SkyView Atlanta's opening will be pushed from July 2 to sometime in the second or third week of July, spokesman Jason Evans said. [Update: It opened July 16.]
Construction crews discovered a bank of Georgia Power electrical ducts that could not be moved and had to be built around, authorities said.
“All the power going into the Tabernacle (concert venue) is running through those ducts,” said Jason Bartley, superintendent for Civil Site Services Inc., the contractor working on placing the SkyView Atlanta attraction.
The 200-foot wheel will be anchored by six concrete pads, one of which was to be placed atop the space where the electrical ducts were discovered, Bartley said.

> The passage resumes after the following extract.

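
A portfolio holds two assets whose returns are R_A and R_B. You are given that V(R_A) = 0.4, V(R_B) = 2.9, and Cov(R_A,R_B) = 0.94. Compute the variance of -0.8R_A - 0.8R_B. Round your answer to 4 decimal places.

3.3152

V(-0.8R_A - 0.8R_B) = (-0.8)²·V(R_A) + (-0.8)²·V(R_B) + 2·(-0.8)·(-0.8)·Cov(R_A,R_B)
= 0.64·0.4 + 0.64·2.9 + 1.28·0.94 = 3.3152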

“As a result, we had to elevate SkyView Atlanta over the duct,” Evans said, noting the attraction will be elevated by 1 foot. “That 1 foot of extra height required us to bring in 400,000 extra pounds of stone and 120,000 extra pounds of concrete.”
Construction crews scrambled Wednesday to ready the parking lot adjacent to the Tabernacle for the stand-alone ride, with five wooden frames erected as high as 4 feet off the ground with metal rebar protruding from wet cement drying inside.
Missing is the concrete where the sixth pad — closest to the transformers leading power into the Tabernacle — is to be lifted the additional foot above the buried electrical wiring.
Anticipation for SkyView Atlanta’s open exists because the jobs promised with the attraction are also on hold, Evans said.
“They’ve hired everyone that they need to move in place,” he said of the initial 50 positions that were filled to get SkyView running. “My bet would be that those jobs would be pushed back by a week to 10 days.”
The attraction originally operated in Paris, across from the Louvre art museum before being moved to Bern, Switzerland, then to the United States.
Evans said it was moved to Pensacola, Fla., to test the U.S. market before looking to Houston, Atlanta or Miami as a permanent home.
“Pensacola was always temporary,” he said.